After spending three months with her cousin St. Elizabeth, the Blessed Virgin returned to her own home at Nazareth. There she occupied herself in the humble offices of the household, awaiting in prayer and faith the accomplishment of the Archangel’s words. At last the time drew nigh, when God had decreed that the ‘expected of all nations’ should enter the world, and be visible to the eyes of men. We may well conceive with what eagerness His holy and virginal Mother looked for His advent, now that it might happen at any moment. She longed to behold with her own eyes Him, after Whom the race of men had been sighing for the last four thousand years.
Pope Benedict XVI wrote: "O Mary, Virgin of expectation and Mother of hope, revive the spirit of Advent in your entire Church"



Formally celebrated on 18 December by nearly the entire Latin Church.
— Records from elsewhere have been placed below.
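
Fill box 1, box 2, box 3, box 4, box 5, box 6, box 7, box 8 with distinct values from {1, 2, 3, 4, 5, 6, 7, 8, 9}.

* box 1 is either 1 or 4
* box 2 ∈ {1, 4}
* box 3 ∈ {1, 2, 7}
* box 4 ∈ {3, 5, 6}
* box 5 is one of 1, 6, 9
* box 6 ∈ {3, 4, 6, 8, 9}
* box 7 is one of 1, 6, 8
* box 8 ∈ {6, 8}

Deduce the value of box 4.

The 2 variables box 1 and box 2 are confined to {1, 4}, which locks those values in; drop them from box 3, box 5, box 6, box 7.
box 7 and box 8 between them cover only {6, 8} — a naked pair. Remove those values from box 4, box 5, box 6.
box 5's domain is down to {9}, so box 5 = 9. Eliminate 9 elsewhere: box 6.
That leaves box 6 = 3. Eliminate 3 elsewhere: box 4.
So box 4 = 5.

5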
Owing to the ancient law of the Church prohibiting the celebration of feasts during Lent (a law still in vigour at Milan), the Spanish Church transferred the feast of the Annunciation from 25 March to the season of Advent, the Tenth Council of Toledo (656) assigning it definitely to 18 December. It was kept with a solemn octave. When the Latin Church ceased to observe the ancient custom regarding feasts in Lent, the Annunciation came to be celebrated twice in Spain, viz. 25 March and 18 December, in the calendars of both the Mozarabic and the Roman Rite (Missale Gothicum, ed. Migne, pp. 170, 734). 

The feast of 18 December was commonly called, even in the liturgical books, "S. Maria de la O", because on that day the clerics in the choir after Vespers used to utter a loud and protracted "O", to express the longing of the universe for the coming of the Redeemer (Tamayo, Mart. Hisp., VI, 485). The Roman "O" antiphons have nothing to do with this term, because they are unknown in the Mozarabic Rite. This feast and its octave were very popular in Spain, where the people still call it "Nuestra Señora de la O". It is not known at what time the term Expectatio Partus first appeared; it is not found in the Mozarabic liturgical books. St. Ildephonsus cannot, therefore, have invented it, as some have maintained. The feast was always kept in Spain and was approved for Toledo in 1573 by Gregory XIII as a double major, without an octave. The church of Toledo has the privilege (approved 29 April 1634) of celebrating this feast even when it occurs on the fourth Sunday of Advent. The "Expectatio Partus" spread from Spain to other countries; in 1695 it was granted to Venice and Toulouse, in 1702 to the Cistercians, in 1713 to Tuscany, in 1725 to the Papal States. The Office in the Mozarabic Breviary is exceedingly beautiful; it assigns special antiphons for every day of the octave. At Milan the feast of the Annunciation is, even to the present, kept on the last Sunday before Christmas. The Mozarabic Liturgy also celebrates a feast called the Expectation (or Advent) of St. John the Baptist on the Sunday preceding 24 June.